Tuesday

Production design is simple. At least when it's good.

Look around your place. Be honest. Are there things that don't fit?

You bet there are. Even in my place there are, and my wife and I both have pretty distinctive, pretty consistent taste.

There's a painting, for instance, that I hate. My wife likes it. So it's up. If you're married, you understand this kind of compromise.

It's not distinct enough from the other art we have to draw attention to itself. But it doesn't quite fit. So what does it say about us that it's on the wall?

If we were characters in a film, it would say that we don't have a really clear sense of what we like.

We're not characters in a film, which is why it's not a big deal. But in a film, it would be death. It's not consistent enough with the other art to define our taste, but not inconsistent enough to raise a question.

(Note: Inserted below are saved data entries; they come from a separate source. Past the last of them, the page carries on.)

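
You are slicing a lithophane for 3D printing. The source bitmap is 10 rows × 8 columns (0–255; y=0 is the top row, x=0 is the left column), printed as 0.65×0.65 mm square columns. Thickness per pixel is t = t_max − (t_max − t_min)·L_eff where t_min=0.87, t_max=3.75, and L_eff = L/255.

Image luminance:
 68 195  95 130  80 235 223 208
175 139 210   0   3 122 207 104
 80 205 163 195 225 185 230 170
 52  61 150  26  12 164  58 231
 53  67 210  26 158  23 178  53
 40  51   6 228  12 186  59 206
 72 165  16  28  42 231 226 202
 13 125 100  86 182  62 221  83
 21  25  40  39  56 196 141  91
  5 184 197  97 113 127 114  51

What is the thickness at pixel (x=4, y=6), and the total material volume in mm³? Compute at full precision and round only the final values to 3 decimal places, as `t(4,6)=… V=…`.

span = t_max - t_min = 3.75 - 0.87 = 2.880
L(4,6) = 42, L_eff = 42/255 = 0.164706
t(4,6) = 3.75 - 2.880·0.164706 = 3.276
Σt over all 10·8 pixels = 414108/2125 ≈ 194.8743529
V = pitch²·Σt = 0.65²·414108/2125 = 82.334

t(4,6)=3.276 V=82.334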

Communication depends on clarity.

If your character is neat, a little mess is not okay. If your character loves music, there's no reason for him to have a collection of shot glasses. Unless there's a reason for him to have a collection of shot glasses, in which case he needs to have them.

Let me hasten to explain that I'm not saying every environment in a film needs to be neat and orderly with only meaningful objects in it. What I'm saying is that you, Aspiring Director, don't have the luxury of developing subtle nuances of character in the same way that, say, a novelist does. A novelist can tell you about the shot glasses, then explain why they're there. Why they're perhaps ironic. Or a holdover from a time when the character felt a need to collect something. Or maybe a meaningful reminder to help a recovering alcoholic from falling off the wagon.

A novelist can even go on for pages about shot glasses that aren't there, that were there once, maybe, but had been tossed into a dumpster in a fit of rage by an ex-lover years ago and missed ever since. Shot glasses that might have precipitated the very breakup of the character and his lover from which he is only now, years later, beginning to recover.

You can't.

There are only two ways to communicate character in film: what people see and what people hear. And as Steven Spielberg can attest, you can never be too heavy-handed with what people see.

Keep it simple.

Is that clear? I know, I know. Clearer than my own living room.